John Henry Menzies
England / Aotearoa New Zealand, b.1839, d.1919
Stanford Family Pātaka Cabinet
- c. 1895
- Wood, pāua shell
- Collections of Akaroa Museum (with assistance from the Friends of Akaroa Museum) and Christchurch Art Gallery Te Puna o Waiwhetū, jointly purchased 2019
- 2218 x 1348 x 505mm
- 2019/012.a-q
Tags: Māori (culture or style), pātaka, patterns (design elements), spirals (geometric figures)

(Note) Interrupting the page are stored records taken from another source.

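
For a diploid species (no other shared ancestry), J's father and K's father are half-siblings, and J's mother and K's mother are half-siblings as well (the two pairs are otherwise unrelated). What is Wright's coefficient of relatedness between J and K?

Wright's path rule: contributions from independent ancestry routes add.
J and K are related in two ways: half first cousins through their fathers (r = 1/16) and half first cousins through their mothers (r = 1/16).
r = 1/16 + 1/16 = 1/8 = 0.125.

0.125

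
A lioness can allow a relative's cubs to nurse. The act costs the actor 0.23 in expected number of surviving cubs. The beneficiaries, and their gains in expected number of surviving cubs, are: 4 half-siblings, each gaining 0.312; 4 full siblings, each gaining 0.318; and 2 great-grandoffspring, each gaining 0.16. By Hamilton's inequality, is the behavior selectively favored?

Yes

Hamilton's rule: the trait is favored when the sum of r·B over every recipient exceeds the actor's cost C.
r to a half-sibling = 1/4 (half-sibs share one parent — one path of length 2: r = (1/2)^2 = 1/4).
r to a full sibling = 1/2 (full sibs share both parents — two paths of length 2: r = 2·(1/2)^2 = 1/2).
r to a great-grandoffspring = 1/8 (three parent–offspring links: r = (1/2)^3 = 1/8).
Summing one r·B term per recipient: 4·0.25·0.312 + 4·0.5·0.318 + 2·0.125·0.16 = 0.988.
0.988 > 0.23: the indirect benefit exceeds the cost.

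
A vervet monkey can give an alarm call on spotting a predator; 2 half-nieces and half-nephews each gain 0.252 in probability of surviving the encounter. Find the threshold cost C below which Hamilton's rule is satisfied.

0.063

r to a half-niece or half-nephew = 1/8 (half-aunt/uncle↔niece/nephew: one path of length 3: r = (1/2)^3 = 1/8).
Hamilton's rule: n·r·B > C, so the trait is favored while C < n·r·B = 2·0.125·0.252 = 0.063.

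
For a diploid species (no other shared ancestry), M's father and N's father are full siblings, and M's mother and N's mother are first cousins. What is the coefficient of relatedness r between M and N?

Independent pedigree routes through distinct common ancestors add.
M and N are related in two ways: first cousins through their fathers (r = 1/8) and second cousins through their mothers (r = 1/32).
r = 1/8 + 1/32 = 5/32 = 0.15625.

0.15625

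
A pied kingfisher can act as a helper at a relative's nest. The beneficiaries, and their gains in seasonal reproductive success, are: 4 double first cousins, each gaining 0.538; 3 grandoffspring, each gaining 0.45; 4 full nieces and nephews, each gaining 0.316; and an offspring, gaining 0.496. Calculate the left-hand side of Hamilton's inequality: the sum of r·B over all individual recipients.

1.4395

r to a double first cousin = 1/4 (double first cousins share both grandparent pairs — four paths of length 4: r = 4·(1/2)^4 = 1/4).
r to a grandoffspring = 1/4 (two parent–offspring links: r = (1/2)^2 = 1/4).
r to a full niece or nephew = 0.25 (full aunt/uncle↔niece/nephew: two paths of length 3 through the shared grandparent pair: r = 2·(1/2)^3 = 1/4).
r to an offspring = 0.5 (one parent–offspring link: r = (1/2)^1 = 1/2).
Summing one r·B term per recipient: 4·0.25·0.538 + 3·0.25·0.45 + 4·0.25·0.316 + 1·0.5·0.496 = 1.4395.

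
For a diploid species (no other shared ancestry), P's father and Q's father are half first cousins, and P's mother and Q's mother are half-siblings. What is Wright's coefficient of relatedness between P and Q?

Wright's path rule: contributions from independent ancestry routes add.
P and Q are related in two ways: half second cousins through their fathers (r = 1/64) and half first cousins through their mothers (r = 1/16).
r = 1/64 + 1/16 = 0.078125.

0.078125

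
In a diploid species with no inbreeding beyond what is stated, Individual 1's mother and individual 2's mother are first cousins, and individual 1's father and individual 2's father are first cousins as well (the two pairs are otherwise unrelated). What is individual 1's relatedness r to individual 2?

0.0625

Wright's path rule: contributions from independent ancestry routes add.
Individual 1 and individual 2 are related in two ways: second cousins through their mothers (r = 1/32) and second cousins through their fathers (r = 1/32).
r = 1/32 + 1/32 = 0.0625.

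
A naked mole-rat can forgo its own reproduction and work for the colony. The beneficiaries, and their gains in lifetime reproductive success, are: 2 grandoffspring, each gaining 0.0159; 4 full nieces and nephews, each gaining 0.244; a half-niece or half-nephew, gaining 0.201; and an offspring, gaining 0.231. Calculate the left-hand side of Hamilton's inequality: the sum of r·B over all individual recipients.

r to a grandoffspring = 0.25 (two parent–offspring links: r = (1/2)^2 = 1/4).
r to a full niece or nephew = 0.25 (full aunt/uncle↔niece/nephew: two paths of length 3 through the shared grandparent pair: r = 2·(1/2)^3 = 1/4).
r to a half-niece or half-nephew = 0.125 (half-aunt/uncle↔niece/nephew: one path of length 3: r = (1/2)^3 = 1/8).
r to an offspring = 0.5 (one parent–offspring link: r = (1/2)^1 = 1/2).
Summing one r·B term per recipient: 2·0.25·0.0159 + 4·0.25·0.244 + 1·0.125·0.201 + 1·0.5·0.231 = 0.392575.

0.392575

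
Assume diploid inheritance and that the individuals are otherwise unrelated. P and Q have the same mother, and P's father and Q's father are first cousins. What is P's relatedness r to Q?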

John Henry Menzies first took up woodcarving as a youth in Lancashire, England. He immigrated to Aotearoa New Zealand aged twenty-one in 1860, and began farming on Te Pātaka o Rākaihautū / Banks Peninsula in 1877. Menzies’ interest in Māori art began in about 1882. He is unlikely to have encountered whakairo (carving) and kōwhaiwhai (rafter patterns) as living traditions until visiting Ōhinemutu in Rotorua five years later. Captivated by what he felt were endangered art forms, he filled two of three houses he built at Kiri-kiri-wairea / McIntosh Bay (later Menzies Bay) and a church at Little Akaloa with extraordinary Māori-inspired furniture and decoration. His most spectacular pieces were made for family members – this highly decorative pātaka cabinet was made for his daughter Charlotte and her husband Edwin Stanford.